Command-line overrides

Occasionally, you might want to specify a local config setting just for one run of Pimlico. Use the --override-local-config (or -l) to specify a value for an individual setting in the form setting=value. For example:

./pimlico.sh mypipeline.conf -l somesetting=5 run mymodule

If you want to override multiple settings, simply use the option multiple times.

Custom location

If the above solutions don’t work for you, you can also explicitly specify on the command line an alternative location from which to load the local config file that Pimlico typically expects to find in ~/.pimlico.

Use the --local-config parameter to give a filename to use instead of the ~/.pimlico.

For example, if your home directory is shared across servers and the above hostname-specific config solution doesn’t work in your case, you can fall back to pointing Pimlico at your own host-specific config file.

Data stores

Pimlico needs to know where to put and find output files as it executes. Settings are given in the local config, since they apply to all Pimlico pipelines you run and may vary from system to system. Note that Pimlico will make sure that different pipelines don’t interfere with each other’s output (provided you give them different names): all pipelines store their output and look for their input within these same base locations.

See Data storage for an explanation of Pimlico’s data store system.

At least one store must be given in the local config:

store=/path/to/storage/root

You may specify as many storage locations as you like, giving each a name:

store_fast=/path/to/fast/store
store_big=/path/to/big/store

If you specify named stores and an unnamed one, the unnamed one will be used as the default output store. Otherwise, the first in the file will be the default.

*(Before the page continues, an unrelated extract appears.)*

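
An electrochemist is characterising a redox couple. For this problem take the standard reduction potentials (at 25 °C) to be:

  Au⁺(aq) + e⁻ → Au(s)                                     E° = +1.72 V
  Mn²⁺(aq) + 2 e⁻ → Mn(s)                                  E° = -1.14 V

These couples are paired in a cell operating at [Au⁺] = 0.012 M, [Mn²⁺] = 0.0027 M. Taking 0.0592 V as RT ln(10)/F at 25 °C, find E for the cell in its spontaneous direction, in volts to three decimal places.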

store=/path/to/a/store          # This will be the default output store
store_fast=/path/to/fast/store  # These will be additional, named stores
store_big=/path/to/big/store

Other Pimlico settings

In future, there will no doubt be more settings that you can specify at the system level for Pimlico. These will be documented here as they arise.

Settings for built-in modules

Specific modules may consult the local config to allow you to specify settings for them. We cannot document them here for all modules, as we don’t know what modules are being developed outside the core codebase. However, we can provide a list here of the settings consulted by built-in Pimlico modules.

There aren’t any yet, but they will be listed here as they arise.

Footnotes:

[1]This relies on Python being aware of the hostname of the computer. Pimlico uses socket.gethostname() to find out the current machine’s hostname, which in this example should return remotebox. On Linux, you can check what this is using the hostname command.